Elsewhere, men are more likely than women to say gender equality has increased, according to the survey. Countries that showed the greatest differences between men and women's views on gender equality include Germany, Japan, the United Kingdom, South Korea and Canada.
And while a median of 64 percent of survey respondents favor more gender equality, just 45 percent support greater diversity, according to the report. Among the major findings from the survey:
People in Sweden lead other countries for the level of support expressed for greater gender equality. Slightly more than eight in 10 people favor more gender equality. More than half of those surveyed also said they favor more diversity.
Other countries where respondents express strong support for increased gender equality include India, Australia, South Korea, France, Canada, the UK, Indonesia, the US and Kenya. Countries registering the lowest levels of support for increased gender equality is Hungary (29 percent), Russia (40 percent), the Philippines (42 percent) and Tunisia (44 percent).
A median of 37 percent of those surveyed say religion plays a less important role in their countries than it did 20 years ago; 27 percent say it now plays a more important role.
Countries where people most strongly oppose religion playing a more important role in society include Sweden, France, the Netherlands, Spain and Germany. By contrast, countries where opposition to religion playing a more important role in society is weakest include less than 10 percent include Indonesia, Tunisia, the Philippines, South Africa, Kenya and Nigeria.

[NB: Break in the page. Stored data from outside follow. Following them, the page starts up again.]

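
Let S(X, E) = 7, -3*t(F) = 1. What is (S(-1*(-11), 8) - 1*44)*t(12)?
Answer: 37/3 ≈ 12.333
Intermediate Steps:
t(F) = -⅓ (t(F) = -⅓*1 = -⅓)
(S(-1*(-11), 8) - 1*44)*t(12) = (7 - 1*44)*(-⅓) = (7 - 44)*(-⅓) = -37*(-⅓) = 37/3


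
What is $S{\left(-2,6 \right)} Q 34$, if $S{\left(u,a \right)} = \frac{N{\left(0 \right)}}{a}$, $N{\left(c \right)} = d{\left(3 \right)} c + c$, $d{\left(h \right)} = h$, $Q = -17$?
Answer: $0$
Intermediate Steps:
$N{\left(c \right)} = 4 c$ ($N{\left(c \right)} = 3 c + c = 4 c$)
$S{\left(u,a \right)} = 0$ ($S{\left(u,a \right)} = \frac{4 \cdot 0}{a} = \frac{0}{a} = 0$)
$S{\left(-2,6 \right)} Q 34 = 0 \left(-17\right) 34 = 0 \cdot 34 = 0$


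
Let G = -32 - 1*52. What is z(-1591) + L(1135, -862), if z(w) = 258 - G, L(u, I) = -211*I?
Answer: 182224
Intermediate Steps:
G = -84 (G = -32 - 52 = -84)
z(w) = 342 (z(w) = 258 - 1*(-84) = 258 + 84 = 342)
z(-1591) + L(1135, -862) = 342 - 211*(-862) = 342 + 181882 = 182224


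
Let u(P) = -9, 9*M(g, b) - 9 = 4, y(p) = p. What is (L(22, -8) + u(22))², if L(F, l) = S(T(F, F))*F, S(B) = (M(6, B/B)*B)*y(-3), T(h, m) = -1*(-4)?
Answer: 1371241/9 ≈ 1.5236e+5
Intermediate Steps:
M(g, b) = 13/9 (M(g, b) = 1 + (⅑)*4 = 1 + 4/9 = 13/9)
T(h, m) = 4
S(B) = -13*B/3 (S(B) = (13*B/9)*(-3) = -13*B/3)
L(F, l) = -52*F/3 (L(F, l) = (-13/3*4)*F = -52*F/3)
(L(22, -8) + u(22))² = (-52/3*22 - 9)² = (-1144/3 - 9)² = (-1171/3)² = 1371241/9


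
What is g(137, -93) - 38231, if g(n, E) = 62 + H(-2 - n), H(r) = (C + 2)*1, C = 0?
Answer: -38167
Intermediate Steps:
H(r) = 2 (H(r) = (0 + 2)*1 = 2*1 = 2)
g(n, E) = 64 (g(n, E) = 62 + 2 = 64)
g(137, -93) - 38231 = 64 - 38231 = -38167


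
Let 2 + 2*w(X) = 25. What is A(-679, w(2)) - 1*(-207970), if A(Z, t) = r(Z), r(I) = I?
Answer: 207291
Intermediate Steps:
w(X) = 23/2 (w(X) = -1 + (½)*25 = -1 + 25/2 = 23/2)
A(Z, t) = Z
A(-679, w(2)) - 1*(-207970) = -679 - 1*(-207970) = -679 + 207970 = 207291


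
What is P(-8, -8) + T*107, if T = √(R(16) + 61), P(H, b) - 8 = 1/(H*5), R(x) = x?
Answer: 319/40 + 107*√77 ≈ 946.90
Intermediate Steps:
P(H, b) = 8 + 1/(5*H) (P(H, b) = 8 + 1/(H*5) = 8 + 1/(5*H))
T = √77 (T = √(16 + 61) = √77 ≈ 8.7750)
P(-8, -8) + T*107 = (8 + (⅕)/(-8)) + √77*107 = (8 + (⅕)*(-⅛)) + 107*√77 = (8 - 1/40) + 107*√77 = 319/40 + 107*√77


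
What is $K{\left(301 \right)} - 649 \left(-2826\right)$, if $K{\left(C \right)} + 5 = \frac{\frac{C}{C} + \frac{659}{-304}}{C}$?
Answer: $\frac{167824649421}{91504} \approx 1.8341 \cdot 10^{6}$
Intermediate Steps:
$K{\left(C \right)} = -5 - \frac{355}{304 C}$ ($K{\left(C \right)} = -5 + \frac{\frac{C}{C} + \frac{659}{-304}}{C} = -5 + \frac{1 + 659 \left(- \frac{1}{304}\right)}{C} = -5 + \frac{1 - \frac{659}{304}}{C} = -5 - \frac{355}{304 C}$)
$K{\left(301 \right)} - 649 \left(-2826\right) = \left(-5 - \frac{355}{304 \cdot 301}\right) - 649 \left(-2826\right) = \left(-5 - \frac{355}{91504}\right) - -1834074 = \left(-5 - \frac{355}{91504}\right) + 1834074 = - \frac{457875}{91504} + 1834074 = \frac{167824649421}{91504}$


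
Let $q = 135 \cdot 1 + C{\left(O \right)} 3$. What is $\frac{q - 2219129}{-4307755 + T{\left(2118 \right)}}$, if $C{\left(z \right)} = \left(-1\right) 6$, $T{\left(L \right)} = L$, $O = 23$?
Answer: $\frac{2219012}{4305637} \approx 0.51537$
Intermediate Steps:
$C{\left(z \right)} = -6$
$q = 117$ ($q = 135 \cdot 1 - 18 = 135 - 18 = 117$)
$\frac{q - 2219129}{-4307755 + T{\left(2118 \right)}} = \frac{117 - 2219129}{-4307755 + 2118} = - \frac{2219012}{-4305637} = \left(-2219012\right) \left(- \frac{1}{4305637}\right) = \frac{2219012}{4305637}$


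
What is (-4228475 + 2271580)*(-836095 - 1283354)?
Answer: 4147539150855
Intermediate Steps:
(-4228475 + 2271580)*(-836095 - 1283354) = -1956895*(-2119449) = 4147539150855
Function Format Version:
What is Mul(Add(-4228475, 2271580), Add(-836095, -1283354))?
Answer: 4147539150855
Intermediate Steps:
Mul(Add(-4228475, 2271580), Add(-836095, -1283354)) = Mul(-1956895, -2119449) = 4147539150855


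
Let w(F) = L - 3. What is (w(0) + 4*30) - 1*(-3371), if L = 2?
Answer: 3490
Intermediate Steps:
w(F) = -1 (w(F) = 2 - 3 = -1)
(w(0) + 4*30) - 1*(-3371) = (-1 + 4*30) - 1*(-3371) = (-1 + 120) + 3371 = 119 + 3371 = 3490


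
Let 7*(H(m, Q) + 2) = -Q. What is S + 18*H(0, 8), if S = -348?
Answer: -2832/7 ≈ -404.57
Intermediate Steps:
H(m, Q) = -2 - Q/7 (H(m, Q) = -2 + (-Q)/7 = -2 - Q/7)
S + 18*H(0, 8) = -348 + 18*(-2 - ⅐*8) = -348 + 18*(-2 - 8/7) = -348 + 18*(-22/7) = -348 - 396/7 = -2832/7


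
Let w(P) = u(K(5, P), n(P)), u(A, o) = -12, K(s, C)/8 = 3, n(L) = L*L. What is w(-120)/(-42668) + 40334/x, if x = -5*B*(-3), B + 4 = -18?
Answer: -215120894/1760055 ≈ -122.22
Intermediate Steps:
n(L) = L**2
K(s, C) = 24 (K(s, C) = 8*3 = 24)
B = -22 (B = -4 - 18 = -22)
w(P) = -12
x = -330 (x = -5*(-22)*(-3) = 110*(-3) = -330)
w(-120)/(-42668) + 40334/x = -12/(-42668) + 40334/(-330) = -12*(-1/42668) + 40334*(-1/330) = 3/10667 - 20167/165 = -215120894/1760055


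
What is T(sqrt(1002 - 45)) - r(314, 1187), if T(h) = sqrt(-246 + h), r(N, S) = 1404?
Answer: -1404 + I*sqrt(246 - sqrt(957)) ≈ -1404.0 + 14.665*I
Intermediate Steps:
T(sqrt(1002 - 45)) - r(314, 1187) = sqrt(-246 + sqrt(1002 - 45)) - 1*1404 = sqrt(-246 + sqrt(957)) - 1404 = -1404 + sqrt(-246 + sqrt(957))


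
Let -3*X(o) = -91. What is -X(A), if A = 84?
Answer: -91/3 ≈ -30.333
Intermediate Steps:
X(o) = 91/3 (X(o) = -⅓*(-91) = 91/3)
-X(A) = -1*91/3 = -91/3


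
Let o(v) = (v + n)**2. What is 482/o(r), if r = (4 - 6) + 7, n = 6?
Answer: 482/121 ≈ 3.9835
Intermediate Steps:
r = 5 (r = -2 + 7 = 5)
o(v) = (6 + v)**2 (o(v) = (v + 6)**2 = (6 + v)**2)
482/o(r) = 482/((6 + 5)**2) = 482/(11**2) = 482/121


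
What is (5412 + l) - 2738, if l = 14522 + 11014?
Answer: 28210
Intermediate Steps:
l = 25536
(5412 + l) - 2738 = (5412 + 25536) - 2738 = 30948 - 2738 = 28210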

Nearly six in 10 (58 percent) people in the 27 countries surveyed say family ties have weakened in the past 20 years. Countries where that belief is strongest include South Korea (83 percent), Tunisia (74 percent), Poland (67 percent) and the US (64 percent).
Southeast Asia provided notable exceptions to the general belief in weakening family ties. Majorities in both Indonesia (61 percent) and the Philippines (52 percent) say family ties are actually strengthening.
The survey results are the latest findings Pew has published on cultural change and the aspects of globalization's impact on economies and public opinion in countries. The survey was conducted in the spring of 2018.